Estamos convirtiendo los órganos judiciales -con el Constitucional en la cúspide- en modernos Tribunales de Orden Público -el infame TOP de la dictadura-, de manera que su misión no es ya examinar hechos que atenten contra los derechos humanos de los miembros de cualquier colectivo, sino que cuestionen las ideas de determinados colectivos muy específicos alineados con la visión predominante.
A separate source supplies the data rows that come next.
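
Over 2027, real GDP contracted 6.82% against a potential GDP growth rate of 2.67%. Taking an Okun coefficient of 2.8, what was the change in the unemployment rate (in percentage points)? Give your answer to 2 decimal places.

3.39 percentage points

Growth-rate Okun's law: g_Y = g_Y* - β × Δu, so Δu = (g_Y* - g_Y)/β.
Δu = (2.67 + 6.82)/2.8 = 9.49/2.8 = 3.39 percentage points.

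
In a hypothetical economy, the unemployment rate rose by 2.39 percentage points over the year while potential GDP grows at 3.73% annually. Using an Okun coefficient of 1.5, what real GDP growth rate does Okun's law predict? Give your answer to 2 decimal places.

0.15%

Growth-rate Okun's law: g_Y = g_Y* - β × Δu.
g_Y = 3.73 - 1.5 × (2.39) = 3.73 - 3.585 = 0.145%, i.e. 0.15% to 2 d.p.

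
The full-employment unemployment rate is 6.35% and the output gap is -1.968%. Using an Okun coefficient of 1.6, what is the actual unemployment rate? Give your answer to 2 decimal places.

From Okun's law, u - u* = -(output gap)/β = -(-1.968)/1.6 = 1.23 points.
So u = 6.35 + 1.23 = 7.58%.

7.58%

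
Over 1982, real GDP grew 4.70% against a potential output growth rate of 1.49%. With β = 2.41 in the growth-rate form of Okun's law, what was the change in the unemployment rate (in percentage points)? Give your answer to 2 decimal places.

-1.33 percentage points

Growth-rate Okun's law: g_Y = g_Y* - β × Δu, so Δu = (g_Y* - g_Y)/β.
Δu = (1.49 - 4.7)/2.41 = -3.21/2.41 = -1.33 percentage points.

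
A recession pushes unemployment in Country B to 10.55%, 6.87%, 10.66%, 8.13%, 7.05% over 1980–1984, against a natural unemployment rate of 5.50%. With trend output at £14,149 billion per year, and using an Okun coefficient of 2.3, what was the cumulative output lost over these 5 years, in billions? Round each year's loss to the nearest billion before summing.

Year 1980: gap = -2.3 × (10.55 - 5.5) = -11.615%, loss ≈ 14149 × 11.615/100 ≈ 1643.
Year 1981: gap = -2.3 × (6.87 - 5.5) = -3.151%, loss ≈ 14149 × 3.151/100 ≈ 446.
Year 1982: gap = -2.3 × (10.66 - 5.5) = -11.868%, loss ≈ 14149 × 11.868/100 ≈ 1679.
Year 1983: gap = -2.3 × (8.13 - 5.5) = -6.049%, loss ≈ 14149 × 6.049/100 ≈ 856.
Year 1984: gap = -2.3 × (7.05 - 5.5) = -3.565%, loss ≈ 14149 × 3.565/100 ≈ 504.
Total lost output = 1643 + 446 + 1679 + 856 + 504 = 5128 billion.

£5,128 billion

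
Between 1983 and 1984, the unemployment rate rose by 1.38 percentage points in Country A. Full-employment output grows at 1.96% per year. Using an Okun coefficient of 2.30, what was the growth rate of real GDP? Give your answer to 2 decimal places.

Growth-rate Okun's law: g_Y = g_Y* - β × Δu.
g_Y = 1.96 - 2.30 × (1.38) = 1.96 - 3.174 = -1.214%, i.e. -1.21% to 2 d.p.

-1.21%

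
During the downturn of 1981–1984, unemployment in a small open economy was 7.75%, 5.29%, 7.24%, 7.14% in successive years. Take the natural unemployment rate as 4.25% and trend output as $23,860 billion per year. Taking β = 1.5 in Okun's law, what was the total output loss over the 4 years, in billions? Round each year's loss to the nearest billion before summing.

Year 1981: gap = -1.5 × (7.75 - 4.25) = -5.25%, loss ≈ 23860 × 5.25/100 ≈ 1253.
Year 1982: gap = -1.5 × (5.29 - 4.25) = -1.56%, loss ≈ 23860 × 1.56/100 ≈ 372.
Year 1983: gap = -1.5 × (7.24 - 4.25) = -4.485%, loss ≈ 23860 × 4.485/100 ≈ 1070.
Year 1984: gap = -1.5 × (7.14 - 4.25) = -4.335%, loss ≈ 23860 × 4.335/100 ≈ 1034.
Total lost output = 1253 + 372 + 1070 + 1034 = 3729 billion.

$3,729 billion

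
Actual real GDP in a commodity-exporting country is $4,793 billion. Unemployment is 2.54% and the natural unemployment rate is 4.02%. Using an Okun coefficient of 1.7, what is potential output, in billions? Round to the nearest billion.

Unemployment gap = 2.54 - 4.02 = -1.48 points, so output gap = -1.7 × (-1.48) = 2.516%.
Since Y = Y* × (1 + gap/100), Y* = 4793/1.02516 ≈ 4675 billion.

$4,675 billion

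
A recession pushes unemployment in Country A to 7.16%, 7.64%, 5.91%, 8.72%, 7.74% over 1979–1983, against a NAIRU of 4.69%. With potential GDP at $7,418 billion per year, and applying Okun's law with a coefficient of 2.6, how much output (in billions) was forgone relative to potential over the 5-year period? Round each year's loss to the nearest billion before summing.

$2,645 billion

Year 1979: gap = -2.6 × (7.16 - 4.69) = -6.422%, loss ≈ 7418 × 6.422/100 ≈ 476.
Year 1980: gap = -2.6 × (7.64 - 4.69) = -7.67%, loss ≈ 7418 × 7.67/100 ≈ 569.
Year 1981: gap = -2.6 × (5.91 - 4.69) = -3.172%, loss ≈ 7418 × 3.172/100 ≈ 235.
Year 1982: gap = -2.6 × (8.72 - 4.69) = -10.478%, loss ≈ 7418 × 10.478/100 ≈ 777.
Year 1983: gap = -2.6 × (7.74 - 4.69) = -7.93%, loss ≈ 7418 × 7.93/100 ≈ 588.
Total lost output = 476 + 569 + 235 + 777 + 588 = 2645 billion.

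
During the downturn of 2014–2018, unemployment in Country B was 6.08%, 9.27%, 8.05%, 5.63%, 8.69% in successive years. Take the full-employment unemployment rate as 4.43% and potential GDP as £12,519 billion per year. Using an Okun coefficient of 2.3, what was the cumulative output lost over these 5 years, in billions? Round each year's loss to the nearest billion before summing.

£4,484 billion

Year 2014: gap = -2.3 × (6.08 - 4.43) = -3.795%, loss ≈ 12519 × 3.795/100 ≈ 475.
Year 2015: gap = -2.3 × (9.27 - 4.43) = -11.132%, loss ≈ 12519 × 11.132/100 ≈ 1394.
Year 2016: gap = -2.3 × (8.05 - 4.43) = -8.326%, loss ≈ 12519 × 8.326/100 ≈ 1042.
Year 2017: gap = -2.3 × (5.63 - 4.43) = -2.76%, loss ≈ 12519 × 2.76/100 ≈ 346.
Year 2018: gap = -2.3 × (8.69 - 4.43) = -9.798%, loss ≈ 12519 × 9.798/100 ≈ 1227.
Total lost output = 475 + 1394 + 1042 + 346 + 1227 = 4484 billion.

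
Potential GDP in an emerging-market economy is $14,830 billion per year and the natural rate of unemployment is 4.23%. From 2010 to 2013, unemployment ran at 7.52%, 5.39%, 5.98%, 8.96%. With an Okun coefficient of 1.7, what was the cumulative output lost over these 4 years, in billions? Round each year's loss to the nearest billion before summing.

$2,754 billion

Year 2010: gap = -1.7 × (7.52 - 4.23) = -5.593%, loss ≈ 14830 × 5.593/100 ≈ 829.
Year 2011: gap = -1.7 × (5.39 - 4.23) = -1.972%, loss ≈ 14830 × 1.972/100 ≈ 292.
Year 2012: gap = -1.7 × (5.98 - 4.23) = -2.975%, loss ≈ 14830 × 2.975/100 ≈ 441.
Year 2013: gap = -1.7 × (8.96 - 4.23) = -8.041%, loss ≈ 14830 × 8.041/100 ≈ 1192.
Total lost output = 829 + 292 + 441 + 1192 = 2754 billion.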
Siento verdadero horror y repugnancia por las atrocidades que se cometieron en uno y otro bando durante nuestra desgraciada Guerra Civil, incluyendo, como es obvio, el cobarde e injustificable asesinato de las llamadas ‘roges del Molinar’ y, en particular, el de una jovencísima Aurora Picornell. Aplaudo sin ambages la reparación, personalizada en sus familiares, de tanta infamia. Cuanto se haga, será poco. Como lo tengo escrito en multitud de ocasiones, no me extenderé al respecto.

Ello no es óbice, sin embargo, para que proclame mi derecho irrenunciable a odiar las ideas totalitarias de quienes abrazaron el comunismo, tan sanguinarias e inhumanas como las de los fascistas y los nacionalsocialistas. La distinción moral que se ha asentado en los últimos ochenta años en gran parte de la sociedad europea, discriminando positivamente el comunismo -la tiranía en nombre de ‘los pobres’- con respecto a aquellos otros totalitarismos de derechas -afortunadamente extinguidos- es únicamente consecuencia azarosa de que la URSS estuvo entre las potencias vencedoras del último conflicto mundial -pese a que, en su inicio, había pactado con la Alemania nazi- y, por ello, contribuyó a modelar una nueva moralidad de posguerra. Ni siquiera la caída del Muro de Berlín y el desmoronamiento del despiadado y represor bloque comunista consiguió corregir totalmente esa falaz distinción. Seguimos siendo blandos con las dictaduras progres, con China a la cabeza.

Vivimos una época en la que se pretende reescribir la historia del siglo XX y, singularmente, la de nuestro país. Tiempos lóbregos para la libertad de opinar.

Odiar ideas totalitarias no puede integrar ninguna clase de delito, porque constituye la esencia fundamental del pensamiento democrático.